一、Detections網絡

經過了ROI網絡,我們已經獲取了全部推薦區域的信息,包含:
推薦區域特征(ROIAlign得到)
推薦區域類別
推薦區域坐標修正項(deltas)
再加上推薦區域原始坐標[IMAGES_PER_GPU, num_rois, (y1, x1, y2, x2)],我們將進行最后的目標檢測精修部分。
# Detections
# output is [batch, num_detections, (y1, x1, y2, x2, class_id, score)] in
# normalized coordinates
detections = DetectionLayer(config, name="mrcnn_detection")(
[rpn_rois, mrcnn_class, mrcnn_bbox, input_image_meta])
1、原始圖片resize參數"window"
注意到我們的輸入中一個input_image_meta項,它記錄了每一張圖片的原始信息,[batch, n]維矩陣,n是固定的,其生成與config.py文件中
# Image meta data length
# See compose_image_meta() for details
self.IMAGE_META_SIZE = 1 + 3 + 3 + 4 + 1 + self.NUM_CLASSES
其信息在未來的(如果有的話)圖像預處理中會介紹,本節使用了其中記錄的原圖大小信息和對應圖片的"window"信息。圖片大小信息為3個整數,對應輸入圖片(即已經預處理之后的圖片)的長寬和深度,"window"信息包含4個整數,其含義為(top_pad, left_pad, h + top_pad, w + left_pad),和重置圖片大小的處理有關,下面代碼見utils.py的resize_image函數,
if mode == "square":
# Get new height and width
h, w = image.shape[:2]
top_pad = (max_dim - h) // 2
bottom_pad = max_dim - h - top_pad
left_pad = (max_dim - w) // 2
right_pad = max_dim - w - left_pad
padding = [(top_pad, bottom_pad), (left_pad, right_pad), (0, 0)]
image = np.pad(image, padding, mode='constant', constant_values=0)
window = (top_pad, left_pad, h + top_pad, w + left_pad)
即我們將深藍色的原圖(不要求w等於h)通過填充的方式擴展為淺灰色的大圖用於feed網絡,"window"記錄了以新圖左上角為原點建立坐標系,原圖的左上角點和右下角點的坐標,由於坐標系選取的是像素坐標,"window"記錄的就是原始圖片的大小,其蘊含了輸入圖片中真正有意義的位置信息。

2、從"window"還原原始圖片大小
有一點注意,假如top_pad=5,也就是我們在圖像頂部填充了5行,實際上0、1、2、3、4為非圖像區域,所以我們從第5行開始是圖像;假設圖像有3行(很極端),即5、6、7行為圖像,但是:
top_pad+h=5+3=8
即[top_pad:top_pad+h-1]行為真實圖片,列同理。
另外,用於解析image_meta結構的函數如下:
def parse_image_meta_graph(meta):
"""Parses a tensor that contains image attributes to its components.
See compose_image_meta() for more details.

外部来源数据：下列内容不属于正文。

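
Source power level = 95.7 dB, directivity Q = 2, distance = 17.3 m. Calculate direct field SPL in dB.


Given values:
  Lw = 95.7 dB, Q = 2, r = 17.3 m
Formula: SPL = Lw + 10 * log10(Q / (4 * pi * r^2))
Compute 4 * pi * r^2 = 4 * pi * 17.3^2 = 3760.9891
Compute Q / denom = 2 / 3760.9891 = 0.00053178
Compute 10 * log10(0.00053178) = -32.7427
SPL = 95.7 + (-32.7427) = 62.96

62.96 dB


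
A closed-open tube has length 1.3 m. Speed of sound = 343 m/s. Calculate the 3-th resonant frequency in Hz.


Given values:
  Tube type: closed-open, L = 1.3 m, c = 343 m/s, n = 3
Formula: f_n = (2n - 1) * c / (4 * L)
Compute 2n - 1 = 2*3 - 1 = 5
Compute 4 * L = 4 * 1.3 = 5.2
f = 5 * 343 / 5.2
f = 329.81

329.81 Hz


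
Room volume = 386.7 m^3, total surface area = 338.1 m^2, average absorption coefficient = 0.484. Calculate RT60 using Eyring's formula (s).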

meta: [batch, meta length] where meta length depends on NUM_CLASSES
Returns a dict of the parsed tensors.
"""
image_id = meta[:, 0]
original_image_shape = meta[:, 1:4]
image_shape = meta[:, 4:7]
window = meta[:, 7:11] # (y1, x1, y2, x2) window of image in in pixels
scale = meta[:, 11]
active_class_ids = meta[:, 12:]
return {
"image_id": image_id,
"original_image_shape": original_image_shape,
"image_shape": image_shape,
"window": window,
"scale": scale,
"active_class_ids": active_class_ids,
}
二、源碼講解
首先接收參數,初始化網絡,
class DetectionLayer(KE.Layer):
"""Takes classified proposal boxes and their bounding box deltas and
returns the final detection boxes.
Returns:
[batch, num_detections, (y1, x1, y2, x2, class_id, class_score)] where
coordinates are normalized.
"""
def __init__(self, config=None, **kwargs):
super(DetectionLayer, self).__init__(**kwargs)
self.config = config
def call(self, inputs):
rois = inputs[0] # [batch, num_rois, (y1, x1, y2, x2)]
mrcnn_class = inputs[1] # [batch, num_rois, NUM_CLASSES]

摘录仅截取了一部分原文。